Quant aux intellectuels, ils ne sont pas prévus dans la constitution, et ils n’ont d’ailleurs jamais existé dans l’espace public au Maroc, en tant que « groupe d’influence ». Nous avons la société civile qui agit, se coordonne, pèse, influe, et nous avons les intellectuels, généralement discrets, prenant rarement part au débat public car, il faut le dire, ils y sont rarement sollicités. Il est vrai qu’un intellectuel, dans la société d’immédiateté et consumériste qui est désormais la nôtre, est difficilement « digérable » par des populations qui demandent qu’on réfléchisse pour elles, avec simplicité et rapidité. Alors, l’espace public ayant lui aussi horreur du vide, ces intellectuels inexistants sont remplacés par des « influenceurs » tonitruants, des youtubeurs cinglants. Ils ont un avis sur tout, ils influencent sur tout, ils se présentent comme « professeurs », « acteurs politiques », « opposants », « redresseurs de torts », et ils sont audibles car leurs messages sont simples et bien travaillés, puis financièrement dopés pour atteindre le plus grand nombre. Aujourd’hui, même les télés publiques les recrutent pour hisser un peu leurs audiences ternes, et même les hommes politiques les courtisent pour soigner autant que faire se peut leurs popularités en berne…
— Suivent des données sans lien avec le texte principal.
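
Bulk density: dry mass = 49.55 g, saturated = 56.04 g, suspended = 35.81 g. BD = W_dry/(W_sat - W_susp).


BD = 49.55 / (56.04 - 35.81) = 49.55 / 20.23 = 2.449 g/cm^3

2.449


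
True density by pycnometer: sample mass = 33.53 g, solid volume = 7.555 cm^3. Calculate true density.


TD = 33.53 / 7.555 = 4.438 g/cm^3

4.438


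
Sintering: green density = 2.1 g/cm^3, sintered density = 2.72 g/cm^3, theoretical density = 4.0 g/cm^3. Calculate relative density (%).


Relative = 2.72 / 4.0 * 100 = 68.0%

68.0


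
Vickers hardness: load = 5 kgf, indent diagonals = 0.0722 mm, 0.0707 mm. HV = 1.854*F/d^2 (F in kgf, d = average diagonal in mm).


d_avg = (0.0722+0.0707)/2 = 0.07145 mm
HV = 1.854*5/0.07145^2 = 1816

1816


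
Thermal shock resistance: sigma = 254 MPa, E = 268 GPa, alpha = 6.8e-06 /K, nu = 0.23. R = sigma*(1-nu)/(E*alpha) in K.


R = 254*(1-0.23)/(268*1000*6.8e-06) = 107 K

107


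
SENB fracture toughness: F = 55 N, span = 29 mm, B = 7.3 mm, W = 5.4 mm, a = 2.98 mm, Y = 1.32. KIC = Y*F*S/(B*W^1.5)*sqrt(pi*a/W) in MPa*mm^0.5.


KIC = 1.32*55*29/(7.3*5.4^1.5)*sqrt(pi*2.98/5.4) = 30.26

30.26


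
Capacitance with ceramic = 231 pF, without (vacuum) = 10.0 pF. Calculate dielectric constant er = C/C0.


er = 231 / 10.0 = 23.1

23.1


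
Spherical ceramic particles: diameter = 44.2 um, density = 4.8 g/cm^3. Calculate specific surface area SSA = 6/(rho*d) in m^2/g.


SSA = 6 / (4.8 * 44.2) = 0.028 m^2/g

0.028


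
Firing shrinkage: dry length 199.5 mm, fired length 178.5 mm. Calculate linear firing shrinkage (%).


FS = (199.5 - 178.5) / 199.5 * 100 = 10.53%

10.53


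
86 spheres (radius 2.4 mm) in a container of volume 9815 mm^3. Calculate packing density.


V_sphere = 4/3*pi*2.4^3 = 57.9058 mm^3
Total V = 86*57.9058 = 4979.8988 mm^3
PD = 4979.8988 / 9815 = 0.507

0.507


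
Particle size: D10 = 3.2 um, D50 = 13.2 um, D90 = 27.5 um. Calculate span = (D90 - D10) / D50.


Span = (27.5 - 3.2) / 13.2 = 24.3 / 13.2 = 1.841

1.841


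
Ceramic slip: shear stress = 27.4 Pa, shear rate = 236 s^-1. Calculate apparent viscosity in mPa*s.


eta = tau/gamma * 1000 = 27.4/236 * 1000 = 116.1 mPa*s

116.1


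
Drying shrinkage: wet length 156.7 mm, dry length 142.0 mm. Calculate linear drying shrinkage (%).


DS = (156.7 - 142.0) / 156.7 * 100 = 9.38%

9.38


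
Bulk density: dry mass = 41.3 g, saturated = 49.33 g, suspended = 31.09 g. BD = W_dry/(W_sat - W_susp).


BD = 41.3 / (49.33 - 31.09) = 41.3 / 18.24 = 2.264 g/cm^3

2.264


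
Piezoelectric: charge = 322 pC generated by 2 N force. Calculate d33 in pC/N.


d33 = 322 / 2 = 161.0 pC/N

161.0


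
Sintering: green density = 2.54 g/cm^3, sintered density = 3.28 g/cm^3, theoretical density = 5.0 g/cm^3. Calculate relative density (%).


Relative = 3.28 / 5.0 * 100 = 65.6%

65.6


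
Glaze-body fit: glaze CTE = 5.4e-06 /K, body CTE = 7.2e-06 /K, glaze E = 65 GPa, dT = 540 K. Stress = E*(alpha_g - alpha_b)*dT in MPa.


Stress = 65*1000*(5.4e-06 - 7.2e-06)*540 = -63.2 MPa

-63.2


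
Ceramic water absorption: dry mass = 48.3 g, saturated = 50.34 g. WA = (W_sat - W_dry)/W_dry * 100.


WA = (50.34 - 48.3) / 48.3 * 100 = 4.22%

4.22


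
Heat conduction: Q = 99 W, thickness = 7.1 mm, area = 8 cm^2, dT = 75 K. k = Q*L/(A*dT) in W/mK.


k = 99*7.1/1000/(8/10000*75) = 11.72 W/mK

11.72


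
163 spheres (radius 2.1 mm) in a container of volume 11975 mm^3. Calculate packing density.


V_sphere = 4/3*pi*2.1^3 = 38.7924 mm^3
Total V = 163*38.7924 = 6323.1612 mm^3
PD = 6323.1612 / 11975 = 0.528

0.528


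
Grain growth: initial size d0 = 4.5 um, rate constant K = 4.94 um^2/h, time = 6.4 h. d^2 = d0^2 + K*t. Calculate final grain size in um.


d^2 = 4.5^2 + 4.94*6.4 = 51.866
d = sqrt(51.866) = 7.2 um

7.2


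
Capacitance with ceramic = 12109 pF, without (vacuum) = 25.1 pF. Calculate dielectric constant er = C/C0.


er = 12109 / 25.1 = 482.43

482.43


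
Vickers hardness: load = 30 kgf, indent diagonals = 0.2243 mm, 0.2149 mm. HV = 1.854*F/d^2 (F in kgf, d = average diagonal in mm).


d_avg = (0.2243+0.2149)/2 = 0.2196 mm
HV = 1.854*30/0.2196^2 = 1153

1153


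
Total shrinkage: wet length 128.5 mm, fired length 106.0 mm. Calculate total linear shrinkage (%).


TS = (128.5 - 106.0) / 128.5 * 100 = 17.51%

17.51


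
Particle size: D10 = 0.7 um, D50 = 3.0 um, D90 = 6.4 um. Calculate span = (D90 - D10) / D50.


Span = (6.4 - 0.7) / 3.0 = 5.7 / 3.0 = 1.9

1.9


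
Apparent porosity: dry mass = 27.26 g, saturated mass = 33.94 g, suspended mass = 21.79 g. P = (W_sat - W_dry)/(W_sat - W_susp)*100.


P = (33.94 - 27.26) / (33.94 - 21.79) * 100 = 6.68 / 12.15 * 100 = 55.0%

55.0


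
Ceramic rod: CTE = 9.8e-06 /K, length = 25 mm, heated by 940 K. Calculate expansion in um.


dL = 9.8e-06 * 25 * 940 * 1000 = 230.3 um

230.3


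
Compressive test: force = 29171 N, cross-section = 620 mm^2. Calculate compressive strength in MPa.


CS = 29171 / 620 = 47.1 MPa

47.1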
Au final, les partis/syndicats, les médias et les intellectuels sont respectivement remplacés par les coordinations, les réseaux sociaux et les influenceurs. L’heure n’est plus à la raison et aux institutions, mais à l’expression libre et collective des colères et des passions. Voilà comment une société change, imperceptiblement, s’écarte de son fonctionnement classique, et produit des choses jusque-là inconnues, des mouvements spontanés, des personnages nouveaux et iconoclastes... qui ne respectent pas toujours les règles constitutionnelles, qui ne jouent pas toujours le jeu institutionnel…
Cela s’est produit ailleurs et, on le sait, les mêmes causes produisant les mêmes effets, cela se produira fatalement, un jour, d’une manière ou d’une autre, au Maroc aussi. Et lorsque cela adviendra, il sera trop tard, ou trop dur, d’y remédier. Puisse les décideurs politiques, les vrais, en prendre conscience.